Even John has got the mower out, an event which is only slightly more remarkable than if I were to do so, having never so much as started up a lawnmower in my life. I had been quite enjoying the dandelion patch (much more cheery than a boring old square of grass, no?) but John and the lawnmower seem to have ganged up on me while I was out, and instead I am being mollified with a G&T on our newly re-acquired lawn after a day which started with a slice of this banana cake and only got better from there. If only the same could be said for bank holiday radio playlists. Boyzone? Really? There’s no excuse.
Isn’t it a shame that the overlap is so slim between things which taste delicious and things that wouldn’t horrify your mother if she knew you were eating them for breakfast? And as if the list that resulted from those two categories wasn’t short enough, that’s not even it for the breakfast critera: add to the Venn diagram a section called things it’s possible to make and eat in less than twelve minutes, and the pickings are even slimmer still. Pancakes? Delicious, but unless your speed-whisking is better than mine, probably not. Kedgeree? Not even a chance. Toast, again?
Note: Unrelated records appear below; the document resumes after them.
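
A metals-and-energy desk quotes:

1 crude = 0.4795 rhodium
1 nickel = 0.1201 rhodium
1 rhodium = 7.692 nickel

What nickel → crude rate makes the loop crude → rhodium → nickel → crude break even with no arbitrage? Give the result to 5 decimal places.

Known legs of the cycle: 0.4795 × 7.692 = 3.688314
For no arbitrage the full-cycle product must be 1, so the missing rate is 1 / 3.688314 ≈ 0.2711266.

0.27113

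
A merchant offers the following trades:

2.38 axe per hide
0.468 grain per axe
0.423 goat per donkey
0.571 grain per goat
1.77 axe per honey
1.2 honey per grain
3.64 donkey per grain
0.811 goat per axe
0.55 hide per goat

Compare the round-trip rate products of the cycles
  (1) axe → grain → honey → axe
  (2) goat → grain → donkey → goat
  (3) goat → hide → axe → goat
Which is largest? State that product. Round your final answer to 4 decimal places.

(1) 0.468 × 1.2 × 1.77 = 0.99403
(2) 0.571 × 3.64 × 0.423 = 0.87918
(3) 0.55 × 2.38 × 0.811 = 1.06160
Highest is cycle (3) at 1.0616 (>1, arbitrage).

1.0616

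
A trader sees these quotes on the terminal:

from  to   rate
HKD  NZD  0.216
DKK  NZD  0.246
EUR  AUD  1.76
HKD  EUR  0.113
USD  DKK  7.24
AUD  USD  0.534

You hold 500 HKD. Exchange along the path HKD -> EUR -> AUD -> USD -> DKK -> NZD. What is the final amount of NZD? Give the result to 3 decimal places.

94.575

500 HKD × 0.113 = 56.5 EUR
56.5 EUR × 1.76 = 99.44 AUD
99.44 AUD × 0.534 = 53.10096 USD
53.10096 USD × 7.24 = 384.4509504 DKK
384.4509504 DKK × 0.246 = 94.5749337984 NZD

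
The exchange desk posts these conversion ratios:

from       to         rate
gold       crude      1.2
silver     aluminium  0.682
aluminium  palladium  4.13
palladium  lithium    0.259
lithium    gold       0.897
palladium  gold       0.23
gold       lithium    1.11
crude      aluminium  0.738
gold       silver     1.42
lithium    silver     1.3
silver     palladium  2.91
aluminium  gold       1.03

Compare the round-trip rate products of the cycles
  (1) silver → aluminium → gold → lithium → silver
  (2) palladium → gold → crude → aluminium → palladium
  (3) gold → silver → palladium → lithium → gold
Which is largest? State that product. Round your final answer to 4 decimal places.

1.0136

(1) 0.682 × 1.03 × 1.11 × 1.3 = 1.01365
(2) 0.23 × 1.2 × 0.738 × 4.13 = 0.84123
(3) 1.42 × 2.91 × 0.259 × 0.897 = 0.96001
Highest is cycle (1) at 1.0136 (>1, arbitrage).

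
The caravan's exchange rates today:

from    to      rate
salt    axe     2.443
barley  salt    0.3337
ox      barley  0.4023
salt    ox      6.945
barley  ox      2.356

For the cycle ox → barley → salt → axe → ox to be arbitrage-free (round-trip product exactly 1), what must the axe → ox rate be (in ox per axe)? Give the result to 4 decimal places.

3.0491

Known legs of the cycle: 0.4023 × 0.3337 × 2.443 = 0.32796666693
For no arbitrage the full-cycle product must be 1, so the missing rate is 1 / 0.32796666693 ≈ 3.049090.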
You see the issue.
I used to quite enjoy a breakfast of posh muesli with giant chocolate buttons, but I have since learned that this – unsurprisingly – fails the horrified-mother test. Who would have guessed? With that one out of the window I’m left woefully short of breakfast options: it turns out peanut butter on toast is truly horrible, the very idea of porridge upsets me, and the only cereal we have in the house is a box of cornflakes that have been there since we moved in, longer ago than I’m prepared to admit. Yes, I know I have mostly brought this upon myself by being too a) picky and b) disinclined to buy sensible things – like replacement cereal – at the supermarket, instead of gin, but that’s just how it is round here, I’m afraid.